Fulfilling Team: who does the work.
Fulfillment Workflow: the stages the team tracks the order through.
Mandatory fulfillment: the important switch. Optional means the requester chooses: submit it to the team, or handle it themselves. Mandatory means every work item of this type must go through the team, no exceptions. Trust receipts are the classic mandatory case, because accounting must process every one.
SLA duration: an optional turnaround target in minutes, hours, or days. With an SLA set, every submitted order gets a deadline counted from submission, and the team’s queue shows a countdown that goes amber at 75% and red when breached. Without one, orders show their age but no deadline.

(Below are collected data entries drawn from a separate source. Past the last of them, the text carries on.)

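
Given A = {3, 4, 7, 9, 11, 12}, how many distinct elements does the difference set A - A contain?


A - A = {a - a' : a, a' ∈ A}; |A| = 6.
Bounds: 2|A|-1 ≤ |A - A| ≤ |A|² - |A| + 1, i.e. 11 ≤ |A - A| ≤ 31.
Note: 0 ∈ A - A always (from a - a). The set is symmetric: if d ∈ A - A then -d ∈ A - A.
Enumerate nonzero differences d = a - a' with a > a' (then include -d):
Positive differences: {1, 2, 3, 4, 5, 6, 7, 8, 9}
Full difference set: {0} ∪ (positive diffs) ∪ (negative diffs).
|A - A| = 1 + 2·9 = 19 (matches direct enumeration: 19).

|A - A| = 19


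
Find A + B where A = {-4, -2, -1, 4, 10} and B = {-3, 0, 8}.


A + B = {a + b : a ∈ A, b ∈ B}.
Enumerate all |A|·|B| = 5·3 = 15 pairs (a, b) and collect distinct sums.
a = -4: -4+-3=-7, -4+0=-4, -4+8=4
a = -2: -2+-3=-5, -2+0=-2, -2+8=6
a = -1: -1+-3=-4, -1+0=-1, -1+8=7
a = 4: 4+-3=1, 4+0=4, 4+8=12
a = 10: 10+-3=7, 10+0=10, 10+8=18
Collecting distinct sums: A + B = {-7, -5, -4, -2, -1, 1, 4, 6, 7, 10, 12, 18}
|A + B| = 12

A + B = {-7, -5, -4, -2, -1, 1, 4, 6, 7, 10, 12, 18}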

What Changing a Rule Affects
Section titled “What Changing a Rule Affects”Creating a rule picks up existing work items of that type that weren’t routed anywhere yet. Editing a rule (team, SLA, mandatory) affects how things work from now on; already-submitted orders aren’t rewritten. Deleting a rule stops future routing and leaves existing work items alone.
Getting the SLAs Right
Section titled “Getting the SLAs Right”Set SLAs from reality, not aspiration. If title pulls genuinely take two business days, a 4-hour SLA just paints the queue red and teaches everyone to ignore the color. Start with the turnaround you actually deliver, then tighten as the team beats it.